EY study predicts exodus of financial services

July 30, 2020

EY study predicts mass exodus of financial services, but don’t just read the title

Findings from EY suggest that just under half of the UK’s top asset managers have decided to, or are considering, leaving the UK in the coming months due to concerns over Brexit, spelling trouble for the UK’s financial sector, and growing fintech scene.

The study included 222 of the largest financial services firms, of which 36% “stated an intention” to move at least parts of their operations or staff into the EU. At 56%, over half of universal banks, investment banks, and brokerages are “considering moving or have confirmed that they are moving some of their operations”. In comparison, 44% of wealth and asset managers are considering the same.

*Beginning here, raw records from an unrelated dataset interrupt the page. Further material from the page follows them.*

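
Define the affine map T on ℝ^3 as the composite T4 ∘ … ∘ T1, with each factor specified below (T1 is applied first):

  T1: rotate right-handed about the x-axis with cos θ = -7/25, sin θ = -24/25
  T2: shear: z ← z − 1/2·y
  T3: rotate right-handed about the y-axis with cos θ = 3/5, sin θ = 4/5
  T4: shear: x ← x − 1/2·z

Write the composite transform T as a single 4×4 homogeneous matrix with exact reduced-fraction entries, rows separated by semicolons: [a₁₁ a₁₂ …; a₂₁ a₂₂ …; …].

T1 = [1 0 0 0; 0 -7/25 24/25 0; 0 -24/25 -7/25 0; 0 0 0 1]
T2·T1 = [1 0 0 0; 0 -7/25 24/25 0; 0 -41/50 -19/25 0; 0 0 0 1]
T3·…·T1 = [3/5 -82/125 -76/125 0; 0 -7/25 24/25 0; -4/5 -123/250 -57/125 0; 0 0 0 1]
T4·…·T1 = [1 -41/100 -19/50 0; 0 -7/25 24/25 0; -4/5 -123/250 -57/125 0; 0 0 0 1]

T = [1 -41/100 -19/50 0; 0 -7/25 24/25 0; -4/5 -123/250 -57/125 0; 0 0 0 1]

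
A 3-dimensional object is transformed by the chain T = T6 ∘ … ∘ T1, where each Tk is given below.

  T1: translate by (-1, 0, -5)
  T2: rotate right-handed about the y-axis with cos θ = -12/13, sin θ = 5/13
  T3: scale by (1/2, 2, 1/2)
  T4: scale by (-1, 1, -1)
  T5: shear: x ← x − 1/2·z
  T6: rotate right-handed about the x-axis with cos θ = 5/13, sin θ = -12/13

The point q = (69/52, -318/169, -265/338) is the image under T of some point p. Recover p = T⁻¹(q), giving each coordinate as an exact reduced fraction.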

By effectively removing these operations from the UK, we are saying goodbye to a large portion of an industry that makes up a huge part of our financial ecosystem, and supports many other industries and sectors. Smaller fintech’s who are unable to leave the UK for logistical reasons will see their customer base thinning, and competition in this already hyper competitive sector will surely ramp up. Things may not, however, be quite as bad as they sound.

There has been some concern over the wording of the study, as it has been left vague enough to cause some sensationalism. It is highly likely that we will see firms opening new EU operations, or moving staff abroad, but there is still a massive degree of uncertainty over the final figures. By switching between giving speculative figures of companies “considering” moving and more concrete figures of companies who have “stated intentions” to move, EY’s report creates some degree of confusion. This confusion has not been met with much skepticism by many publications, including The Financial Times who condense these figures into the following statement.

“As of the end of November, 36 percent of surveyed companies have confirmed of stated their intentions to relocate some operations to Europe. This includes 55 percent of banks, investment banks, and brokerages, 44 percent of wealth and asset managers, and 42 percent of insurers and insurance brokers.”

By lumping together those speculatively considering moving operations to the EU and those who already have intentions to do so, The Financial Times heavily inflates the true figures. They cannot be entirely to blame, as the EY study carelessly obfuscates reality by using wording which implies a certain reading, while in fact relaying an entirely different meaning.

Perhaps the most eye-catching figure is the £800 Billion stated by EY as an estimate of the “assets which could move” if the companies in question follow through with their speculative restructurings, and relocations. The title of the EY’s report, however, resolutely states “financial services companies to move almost £800 billion of assets to Europe”. This small discrepancy has already spread to other publications such as Investment Week who released an article titled “Asset managers shift resources to EU27 ahead of Brexit as £800bn leaves City”.

There are of course some confirmed relocations, such as the 75 companies working to move staff or operations from London to the EU. Dublin is by far the most popular location with a whopping 27 companies making it their EU location of choice. In reality this could serve to reinforce a bond between the UK and Ireland which has been nurtured by organisations such as the Scottish Irish Finance Initiative who exists to help the financial industries of Scotland and Ireland work more closely together, with a long-term goal to incorporate the whole north-west coast of Europe.

The EY study has been getting a lot of traction, and rightly so, but it seems important to take its findings with a grain of salt, and a closer examination of its occasionally puzzling lexicon.